Artigo 1.° É extensiva a todos os empregados do ultramar a disposição do § 1.°, artigo 69.° do decreto de 2 de dezembro de 1869.

Art. 2.° Fica revogada a legislação em contrario.

Palacio das côrtes, em 22 de fevereiro de 1875. = Joaquim Gonçalves Mamede, presidente = Ricardo de Mello Gouveia, deputado secretario = Francisco Augusto Florido da Mouta e Vasconcellos, deputado secretario.

Foi approvado sem discussão na generalidade e especialidade.

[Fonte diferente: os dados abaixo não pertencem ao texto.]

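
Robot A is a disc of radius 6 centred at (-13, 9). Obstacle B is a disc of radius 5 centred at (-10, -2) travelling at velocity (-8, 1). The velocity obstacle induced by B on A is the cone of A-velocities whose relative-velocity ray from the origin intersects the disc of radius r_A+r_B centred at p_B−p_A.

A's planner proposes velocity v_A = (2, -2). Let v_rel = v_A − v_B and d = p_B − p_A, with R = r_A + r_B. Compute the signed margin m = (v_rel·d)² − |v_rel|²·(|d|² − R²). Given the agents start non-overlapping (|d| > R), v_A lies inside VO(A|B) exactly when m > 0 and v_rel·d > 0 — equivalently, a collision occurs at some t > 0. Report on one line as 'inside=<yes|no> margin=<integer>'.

d = (3, -11),  |d|² = 130;  R = 6+5 = 11,  c = 130−11² = 9
v_rel = (10, -3),  |v_rel|² = 109;  v_rel·d = (10)·(3) + (-3)·(-11) = 63
109·t² − 126·t + 9 = 0  ⇒  m = 63² − 109·9 = 2988
m = 2988 > 0,  v_rel·d = 63 > 0  ⇒  inside

inside=yes margin=2988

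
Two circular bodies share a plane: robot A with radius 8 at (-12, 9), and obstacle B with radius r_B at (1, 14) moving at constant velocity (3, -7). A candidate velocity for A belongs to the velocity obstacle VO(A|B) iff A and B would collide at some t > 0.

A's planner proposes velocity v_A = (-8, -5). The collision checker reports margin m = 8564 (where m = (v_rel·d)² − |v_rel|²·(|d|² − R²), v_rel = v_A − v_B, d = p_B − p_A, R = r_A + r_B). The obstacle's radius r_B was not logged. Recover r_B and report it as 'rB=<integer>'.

m = 8564
d = (13, 5);  v_rel = (-11, 2),  |v_rel|² = 125
v_rel×d = (-11)·(5) − (2)·(13) = -81
since m = R²·125 − (-81)²:  R² = (6561 + 8564) / 125 = 121
R = √121 = 11  ⇒  r_B = 11 − 8 = 3

rB=3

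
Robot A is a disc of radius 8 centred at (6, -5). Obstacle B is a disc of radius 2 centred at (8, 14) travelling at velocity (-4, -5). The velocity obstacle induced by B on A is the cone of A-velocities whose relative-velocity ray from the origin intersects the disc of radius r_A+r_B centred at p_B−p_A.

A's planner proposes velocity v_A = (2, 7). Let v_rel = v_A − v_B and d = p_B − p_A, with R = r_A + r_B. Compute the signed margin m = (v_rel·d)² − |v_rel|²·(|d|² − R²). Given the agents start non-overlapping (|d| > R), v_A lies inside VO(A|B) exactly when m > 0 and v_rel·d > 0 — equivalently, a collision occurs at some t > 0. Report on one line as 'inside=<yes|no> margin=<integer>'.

d = (2, 19),  |d|² = 365;  R = 8+2 = 10,  c = 365−10² = 265
v_rel = (6, 12),  |v_rel|² = 180;  v_rel·d = (6)·(2) + (12)·(19) = 240
180·t² − 480·t + 265 = 0  ⇒  m = 240² − 180·265 = 9900
m = 9900 > 0,  v_rel·d = 240 > 0  ⇒  inside

inside=yes margin=9900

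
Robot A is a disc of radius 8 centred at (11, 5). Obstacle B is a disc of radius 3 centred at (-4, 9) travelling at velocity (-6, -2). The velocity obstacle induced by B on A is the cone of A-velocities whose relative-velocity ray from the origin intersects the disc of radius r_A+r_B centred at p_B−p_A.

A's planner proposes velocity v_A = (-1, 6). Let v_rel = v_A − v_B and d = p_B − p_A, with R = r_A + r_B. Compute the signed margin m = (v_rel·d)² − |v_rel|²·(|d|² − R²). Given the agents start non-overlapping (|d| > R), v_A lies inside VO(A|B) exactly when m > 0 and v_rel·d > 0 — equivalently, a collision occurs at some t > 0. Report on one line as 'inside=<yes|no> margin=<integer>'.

d = (-15, 4),  |d|² = 241;  R = 8+3 = 11,  c = 241−11² = 120
v_rel = (5, 8),  |v_rel|² = 89;  v_rel·d = (5)·(-15) + (8)·(4) = -43
89·t² + 86·t + 120 = 0  ⇒  m = (-43)² − 89·120 = -8831
m = -8831 < 0,  v_rel·d = -43 < 0  ⇒  outside

inside=no margin=-8831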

O sr. Presidente: - Já não ha numero na sala; por consequencia vou levantar a sessão. A ordem do dia para segunda feira é a discussão dos pareceres n.ºs 27, 28 e 29.

Está levantada a sessão.

Eram quasi cinco horas.

Dignos pares presentes á sessão de 5 de março de 1875

Exmos. srs.: Custodio Rebello de Carvalho; Duques, de Loulé, de Palmella; Marquezes, de Sá da Bandeira, de Vallada, de Vianna; Condes, das Alcaçovas, de Fonte Nova, de Linhares, da Torre; Viscondes, de Bivar, de Monforte, de Portocarrero, da Praia Grande, de Soares Franco, de Villa Maior; Ornellas de Vasconcellos, Moraes Carvalho, Mello e Carvalho, Gamboa e Liz, Barros e Sá, Mello e Saldanha, Serpa Pimentel, Paiva Pereira, Costa Lobo, Xavier da Silva, Palmeirim, Eugenio de Almeida, Sequeira Pinto, Barreiros, Larcher, Andrade Corvo, Mártens Ferrão, Martel, Lobo d'Ávila, Pestana, Franzini, Miguel Osorio.

Entraram depois de aberta a sessão, os exmos. srs. Sá Vargas, Pinto Bastos, Viscondes, da Silva Carvalho, dos Olivaes, de Chancelleiros; Conde de Cabral.